As Charlise counted the beats for the chorus, she watched it float languidly through the air.
The small white speck suspended in the lamplight hovered over the audience as if searching.
It might be a sign that this year would be a white Christmas, just like in the books she had read as a child when snuggled into her mother’s side.
She might wake to a London that resembled the magical scenes depicted on the Christmas cards she sent, instead of the soot-weighted dankness she experienced each day.
Charlise brushed the fanciful notion away. It never snowed at Christmas. Not here. Not anymore.
Still, the little white fleck persisted to dance, unnoticed by the gathering.
A decent group were watching this evening, too.
Aunt Petunia would be happy, even though most of the audience were friends and family.
Such details didn’t bother their aunt as long as her choir sang on point and the applause was audible.
Charlise turned the page in her hymn book.
Towards the back of the group, a man, slightly taller than most, paused.
His form a silhouette, he stooped to deposit something on the ground, then stepped into a small ring of yellow light beneath the gas lamp, and Charlise’s breath caught so sharp she had to mouth the next few words in the song.
She pressed her hand to her stomach and forced herself to inhale.
He held himself so casually, like he knew his place in the world was at the back of the crowd, and rather than forcing himself into thin voids where he was not wanted, accepted it with grace.
Broad, wearing a black suit that even in the low light she could tell was worn, his ash blonde hair sneaking from beneath a flat cap, he leant against the lamppost and crossed his arms, tipped his head, and smiled.
The snowflake gave one last flitter, then settled on his shoulder.
‘Are you ready?’ Elise jutted her elbow into Charlise’s side.
‘I think so,’ Charlise whispered, drawing her eyes from the man and refocusing on Aunt Petunia.
She took a long inhalation, rolled her shoulders, and relaxed her torso, as she had practised a hundred times, a thousand times before.
Drawing rooms are not available for you, her father had snapped as he slapped his hand against the piano lid.
You will need to be better than most ladies if you are to hold the baron’s attention.
Charlise tried to follow her aunt’s steady conducting, but like the snowflake, her attention drifted back to the beautiful tall man, just to check if he was still there.
And he was. Watching them. Watching her.
The crowd shifted, and a few coughs and grunts filled the air.
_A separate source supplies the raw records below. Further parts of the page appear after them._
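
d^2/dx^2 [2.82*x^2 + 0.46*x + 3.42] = 5.64000000000000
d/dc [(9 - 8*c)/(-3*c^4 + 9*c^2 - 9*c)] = (8*c*(c^3 - 3*c + 3) - (8*c - 9)*(4*c^3 - 6*c + 3))/(3*c^2*(c^3 - 3*c + 3)^2)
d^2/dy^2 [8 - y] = 0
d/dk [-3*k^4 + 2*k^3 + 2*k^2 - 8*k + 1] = -12*k^3 + 6*k^2 + 4*k - 8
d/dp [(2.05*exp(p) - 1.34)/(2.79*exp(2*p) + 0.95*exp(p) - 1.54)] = (-5.7195*exp(2*p) + 7.4772*exp(p) - 1.884)*exp(p)/(7.7841*exp(4*p) + 5.301*exp(3*p) - 7.6907*exp(2*p) - 2.926*exp(p) + 2.3716)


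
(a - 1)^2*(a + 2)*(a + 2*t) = a^4 + 2*a^3*t - 3*a^2 - 6*a*t + 2*a + 4*t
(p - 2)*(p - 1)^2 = p^3 - 4*p^2 + 5*p - 2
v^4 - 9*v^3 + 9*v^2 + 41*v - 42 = (v - 7)*(v - 3)*(v - 1)*(v + 2)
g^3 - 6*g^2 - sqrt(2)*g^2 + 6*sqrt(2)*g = g*(g - 6)*(g - sqrt(2))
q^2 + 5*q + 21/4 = (q + 3/2)*(q + 7/2)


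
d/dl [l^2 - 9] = 2*l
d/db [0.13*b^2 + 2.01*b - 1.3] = 0.26*b + 2.01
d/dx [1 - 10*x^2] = -20*x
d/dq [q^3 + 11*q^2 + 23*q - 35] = 3*q^2 + 22*q + 23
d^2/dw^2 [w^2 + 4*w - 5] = 2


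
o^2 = o^2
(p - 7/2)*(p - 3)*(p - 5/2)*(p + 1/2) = p^4 - 17*p^3/2 + 89*p^2/4 - 103*p/8 - 105/8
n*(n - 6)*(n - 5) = n^3 - 11*n^2 + 30*n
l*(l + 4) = l^2 + 4*l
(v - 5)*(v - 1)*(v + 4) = v^3 - 2*v^2 - 19*v + 20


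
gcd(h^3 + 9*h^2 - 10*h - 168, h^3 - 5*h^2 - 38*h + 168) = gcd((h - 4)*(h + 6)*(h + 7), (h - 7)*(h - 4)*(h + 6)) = h^2 + 2*h - 24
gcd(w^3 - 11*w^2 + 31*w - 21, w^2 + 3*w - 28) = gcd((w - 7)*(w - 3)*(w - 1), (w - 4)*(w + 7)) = 1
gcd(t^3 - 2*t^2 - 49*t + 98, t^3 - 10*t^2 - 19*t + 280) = t - 7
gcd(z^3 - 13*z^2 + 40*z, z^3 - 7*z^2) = z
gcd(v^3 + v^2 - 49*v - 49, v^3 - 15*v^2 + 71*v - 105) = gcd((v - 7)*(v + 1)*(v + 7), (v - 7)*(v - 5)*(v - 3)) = v - 7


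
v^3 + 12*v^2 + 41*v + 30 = (v + 1)*(v + 5)*(v + 6)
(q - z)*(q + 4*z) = q^2 + 3*q*z - 4*z^2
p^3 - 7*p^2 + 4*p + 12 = (p - 6)*(p - 2)*(p + 1)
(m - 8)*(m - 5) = m^2 - 13*m + 40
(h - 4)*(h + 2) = h^2 - 2*h - 8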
The baron edged forward, his gaze narrowing.
Charlise took a breath that failed to banish her jitters, clasped her sister’s hand, and began to sing.
As we watched at dead of night,
Lo, we saw a wondrous light.
She should have sung her lines to the baron, she knew, but her gaze dragged to the man at the back, the ring of light kissing him like a halo, and as she sang, his affable grin lit into an expression she could only describe as wondrous.
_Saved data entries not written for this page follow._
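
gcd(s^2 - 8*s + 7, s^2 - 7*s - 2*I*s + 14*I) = s - 7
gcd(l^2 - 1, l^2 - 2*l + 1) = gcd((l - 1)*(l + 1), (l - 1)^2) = l - 1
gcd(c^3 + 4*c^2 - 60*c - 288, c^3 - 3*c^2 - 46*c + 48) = c^2 - 2*c - 48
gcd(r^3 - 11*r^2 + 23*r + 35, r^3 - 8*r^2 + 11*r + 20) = r^2 - 4*r - 5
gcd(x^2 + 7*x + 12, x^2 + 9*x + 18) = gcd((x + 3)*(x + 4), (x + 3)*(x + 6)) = x + 3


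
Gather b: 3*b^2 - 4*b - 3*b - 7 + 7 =3*b^2 - 7*b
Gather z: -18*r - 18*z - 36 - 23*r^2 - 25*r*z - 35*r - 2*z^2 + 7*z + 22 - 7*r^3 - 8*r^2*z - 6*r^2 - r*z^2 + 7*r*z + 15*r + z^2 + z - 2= -7*r^3 - 29*r^2 - 38*r + z^2*(-r - 1) + z*(-8*r^2 - 18*r - 10) - 16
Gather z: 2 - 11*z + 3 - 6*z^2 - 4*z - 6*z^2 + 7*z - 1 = -12*z^2 - 8*z + 4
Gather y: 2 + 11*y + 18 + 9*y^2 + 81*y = 9*y^2 + 92*y + 20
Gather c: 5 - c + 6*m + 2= -c + 6*m + 7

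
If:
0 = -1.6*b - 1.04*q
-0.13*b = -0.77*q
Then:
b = 0.00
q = 0.00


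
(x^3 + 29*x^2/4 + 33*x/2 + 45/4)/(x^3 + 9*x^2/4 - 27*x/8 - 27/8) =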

A magic crept through her, that glowing fizz that suffused the air only at Christmas, and with an indistinct flash, images of Mother’s arm around her shoulder, Elise snuggled into her side, and the worn pages of The Nutcracker glittered in her memory.
But just as those days had cracked, so did the sparkle of the moment fade as the man looked over his shoulder and into the park.
A part of her cried out as the beauty of the connection slipped.
She tried to call it back with another line, but the chorus joined in, and he stepped from the lamplight and into the evening fog.
It was only after she lost sight of him that Charlise registered the screaming.